# Brewing Tea with an Aeropress



## woziestevie (Jan 15, 2013)

hey i tried brewing tea with an aeropress tonight and IMHO it worked very well.

i was just wondering if anyone else has tried and if so what methods you use.


i used a does of 3.5g with the aeropress turned upside down

 poured the water just short of the top

stirred

placed the filter on

turned over quickly and placed on the cup

then proceed to do quite a slow plunge straight away


for me this produced a lovely clean cup, but i was wondering would i have benefited for a longer steep? or is the pressure generated by the plunge mean you don't need to steep for as long.

just interested to see what other people have found out by playing around


----------



## Daren (Jan 16, 2012)

Not Coffee.... does not compute....


----------



## Olliehulla (Feb 26, 2013)

tea bag

that is all


----------



## froggystyle (Oct 30, 2013)

What is this 'Tea' you talk of!?


----------



## kadeshuk (Nov 22, 2014)

I'm going to try it. I suppose the filter will make it like a giant teabag, but I will let it sit a bit for a stronger brew....


----------



## woziestevie (Jan 15, 2013)

because of the pressure from pushing down i only did half the recommend brew time then a slow push


----------



## A1istair (Feb 22, 2015)

Who dares go one further and use a Moka pot, that's got to be a real builder's tea!


----------



## johnealey (May 19, 2014)

Didn't someone on here a while back grind some tea and run it through their portafilter (sacrlege and heresy, but each to their own experiments and don't isomac make something with a confusing name.....







)

John


----------



## Dylan (Dec 5, 2011)

I once put coffee and tea in my aeropress.
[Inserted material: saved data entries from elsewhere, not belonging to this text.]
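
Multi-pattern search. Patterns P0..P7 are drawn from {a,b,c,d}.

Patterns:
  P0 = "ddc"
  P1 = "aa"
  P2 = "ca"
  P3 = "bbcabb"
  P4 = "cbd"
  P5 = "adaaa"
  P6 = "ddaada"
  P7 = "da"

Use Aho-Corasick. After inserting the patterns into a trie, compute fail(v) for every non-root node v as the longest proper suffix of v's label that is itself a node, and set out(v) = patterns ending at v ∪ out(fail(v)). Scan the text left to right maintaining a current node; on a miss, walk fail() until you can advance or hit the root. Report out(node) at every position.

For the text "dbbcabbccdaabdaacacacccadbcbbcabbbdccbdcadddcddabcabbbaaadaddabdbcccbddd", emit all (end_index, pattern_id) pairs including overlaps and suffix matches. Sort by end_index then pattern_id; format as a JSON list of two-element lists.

Construct AC machine:
Trie nodes:
  0='ε' goto a→4 b→8 c→6 d→1
  1='d' goto a→24 d→2
  2='dd' goto a→20 c→3
  3='ddc' goto ·  ←P0
  4='a' goto a→5 d→16
  5='aa' goto ·  ←P1
  6='c' goto a→7 b→14
  7='ca' goto ·  ←P2
  8='b' goto b→9
  9='bb' goto c→10
  10='bbc' goto a→11
  11='bbca' goto b→12
  12='bbcab' goto b→13
  13='bbcabb' goto ·  ←P3
  14='cb' goto d→15
  15='cbd' goto ·  ←P4
  16='ad' goto a→17
  17='ada' goto a→18
  18='adaa' goto a→19
  19='adaaa' goto ·  ←P5
  20='dda' goto a→21
  21='ddaa' goto d→22
  22='ddaad' goto a→23
  23='ddaada' goto ·  ←P6
  24='da' goto ·  ←P7

BFS fail/out derivation:
  fail(1) 'd': from fail(0)=0 chase 'd': 0 ⇒ 0;  out=∅∪out(0)=∅
  fail(4) 'a': from fail(0)=0 chase 'a': 0 ⇒ 0;  out=∅∪out(0)=∅
  fail(6) 'c': from fail(0)=0 chase 'c': 0 ⇒ 0;  out=∅∪out(0)=∅
  fail(8) 'b': from fail(0)=0 chase 'b': 0 ⇒ 0;  out=∅∪out(0)=∅
  fail(2) 'dd': from fail(1)=0 chase 'd': 0 ⇒ 1;  out=∅∪out(1)=∅
  fail(5) 'aa': from fail(4)=0 chase 'a': 0 ⇒ 4;  out={1}∪out(4)={1}
  fail(7) 'ca': from fail(6)=0 chase 'a': 0 ⇒ 4;  out={2}∪out(4)={2}
  fail(9) 'bb': from fail(8)=0 chase 'b': 0 ⇒ 8;  out=∅∪out(8)=∅
  fail(14) 'cb': from fail(6)=0 chase 'b': 0 ⇒ 8;  out=∅∪out(8)=∅
  fail(16) 'ad': from fail(4)=0 chase 'd': 0 ⇒ 1;  out=∅∪out(1)=∅
  fail(24) 'da': from fail(1)=0 chase 'a': 0 ⇒ 4;  out={7}∪out(4)={7}
  fail(3) 'ddc': from fail(2)=1 chase 'c': 1→0 ⇒ 6;  out={0}∪out(6)={0}
  fail(10) 'bbc': from fail(9)=8 chase 'c': 8→0 ⇒ 6;  out=∅∪out(6)=∅
  fail(15) 'cbd': from fail(14)=8 chase 'd': 8→0 ⇒ 1;  out={4}∪out(1)={4}
  fail(17) 'ada': from fail(16)=1 chase 'a': 1 ⇒ 24;  out=∅∪out(24)={7}
  fail(20) 'dda': from fail(2)=1 chase 'a': 1 ⇒ 24;  out=∅∪out(24)={7}
  fail(11) 'bbca': from fail(10)=6 chase 'a': 6 ⇒ 7;  out=∅∪out(7)={2}
  fail(18) 'adaa': from fail(17)=24 chase 'a': 24→4 ⇒ 5;  out=∅∪out(5)={1}
  fail(21) 'ddaa': from fail(20)=24 chase 'a': 24→4 ⇒ 5;  out=∅∪out(5)={1}
  fail(12) 'bbcab': from fail(11)=7 chase 'b': 7→4→0 ⇒ 8;  out=∅∪out(8)=∅
  fail(19) 'adaaa': from fail(18)=5 chase 'a': 5→4 ⇒ 5;  out={5}∪out(5)={1,5}
  fail(22) 'ddaad': from fail(21)=5 chase 'd': 5→4 ⇒ 16;  out=∅∪out(16)=∅
  fail(13) 'bbcabb': from fail(12)=8 chase 'b': 8 ⇒ 9;  out={3}∪out(9)={3}
  fail(23) 'ddaada': from fail(22)=16 chase 'a': 16 ⇒ 17;  out={6}∪out(17)={6,7}

Text stream:
pos 0 'd': at 1
pos 1 'b': at 8 ·f
pos 2 'b': at 9
pos 3 'c': at 10
pos 4 'a': at 11  ** P2@[3:4]
pos 5 'b': at 12
pos 6 'b': at 13  ** P3@[1:6]
pos 7 'c': at 10 ·f
pos 8 'c': at 6 ·f
pos 9 'd': at 1 ·f
pos 10 'a': at 24  ** P7@[9:10]
pos 11 'a': at 5 ·f  ** P1@[10:11]
pos 12 'b': at 8 ·f
pos 13 'd': at 1 ·f
pos 14 'a': at 24  ** P7@[13:14]
pos 15 'a': at 5 ·f  ** P1@[14:15]
pos 16 'c': at 6 ·f
pos 17 'a': at 7  ** P2@[16:17]
pos 18 'c': at 6 ·f
pos 19 'a': at 7  ** P2@[18:19]
pos 20 'c': at 6 ·f
pos 21 'c': at 6 ·f
pos 22 'c': at 6 ·f
pos 23 'a': at 7  ** P2@[22:23]
pos 24 'd': at 16 ·f
pos 25 'b': at 8 ·f
pos 26 'c': at 6 ·f
pos 27 'b': at 14
pos 28 'b': at 9 ·f
pos 29 'c': at 10
pos 30 'a': at 11  ** P2@[29:30]
pos 31 'b': at 12
pos 32 'b': at 13  ** P3@[27:32]
pos 33 'b': at 9 ·f
pos 34 'd': at 1 ·f
pos 35 'c': at 6 ·f
pos 36 'c': at 6 ·f
pos 37 'b': at 14
pos 38 'd': at 15  ** P4@[36:38]
pos 39 'c': at 6 ·f
pos 40 'a': at 7  ** P2@[39:40]
pos 41 'd': at 16 ·f
pos 42 'd': at 2 ·f
pos 43 'd': at 2 ·f
pos 44 'c': at 3  ** P0@[42:44]
pos 45 'd': at 1 ·f
pos 46 'd': at 2
pos 47 'a': at 20  ** P7@[46:47]
pos 48 'b': at 8 ·f
pos 49 'c': at 6 ·f
pos 50 'a': at 7  ** P2@[49:50]
pos 51 'b': at 8 ·f
pos 52 'b': at 9
pos 53 'b': at 9 ·f
pos 54 'a': at 4 ·f
pos 55 'a': at 5  ** P1@[54:55]
pos 56 'a': at 5 ·f  ** P1@[55:56]
pos 57 'd': at 16 ·f
pos 58 'a': at 17  ** P7@[57:58]
pos 59 'd': at 16 ·f
pos 60 'd': at 2 ·f
pos 61 'a': at 20  ** P7@[60:61]
pos 62 'b': at 8 ·f
pos 63 'd': at 1 ·f
pos 64 'b': at 8 ·f
pos 65 'c': at 6 ·f
pos 66 'c': at 6 ·f
pos 67 'c': at 6 ·f
pos 68 'b': at 14
pos 69 'd': at 15  ** P4@[67:69]
pos 70 'd': at 2 ·f
pos 71 'd': at 2 ·f

Result: [[4,2],[6,3],[10,7],[11,1],[14,7],[15,1],[17,2],[19,2],[23,2],[30,2],[32,3],[38,4],[40,2],[44,0],[47,7],[50,2],[55,1],[56,1],[58,7],[61,7],[69,4]]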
It was.... interesting.


----------



## A1istair (Feb 22, 2015)

In my head I'm replacing the word 'interesting' with many other words that would get me removed from the forum.

I'll be honest, I can't even tell the difference between one make and another of tea. God forgive us all if we develop a tea hobby as well as coffee!


----------



## BRYHER (May 23, 2012)

I have used my spare aeropress for loose green tea (called gunpowder). This needs quite a long steep with off the boil water, inverted method, because its loose tea it is simple to get the thing clean with the puck (for want of a better description) into the bin.


----------



## phesarnion (Mar 3, 2015)

I would definitely leave the tea to brew for a longer period. With the classic aeropress method for coffee, you have a high-ish coffee-water ratio and the act of pressing is forcing the water through the coffee which settles at the bottom. With tea, a good brew is about the extraction of different flavours with different brew times. Think about overbrewing a black tea, go over 4 minutes androu start to extract more bitter compounds, go under 2 minutes, especially with something like an Assam, and you lose out on the malty notes. Most of your brew time will still be at normal atmospheric pressure anyway!


----------



## Flibster (Aug 15, 2010)

I tend to brew with 1g tea per 100g water and then brew for 3-4 minutes. Well, for black teas anyway.


----------



## coffeechap (Apr 5, 2012)

this seems quite interesting, I will definitely give it a go as getting into brewed and fresh tea at work more and more.


----------



## Obnic (Jan 14, 2014)

phesarnion said:


> I would definitely leave the tea to brew for a longer period.


Agree. It's all about steep time.

Sowden is a more natural partner for tea I feel but aeropress interesting idea. Will definitely try it. As you say easier to clean than those pesky steering baskets that seem to trap tea leaves.


----------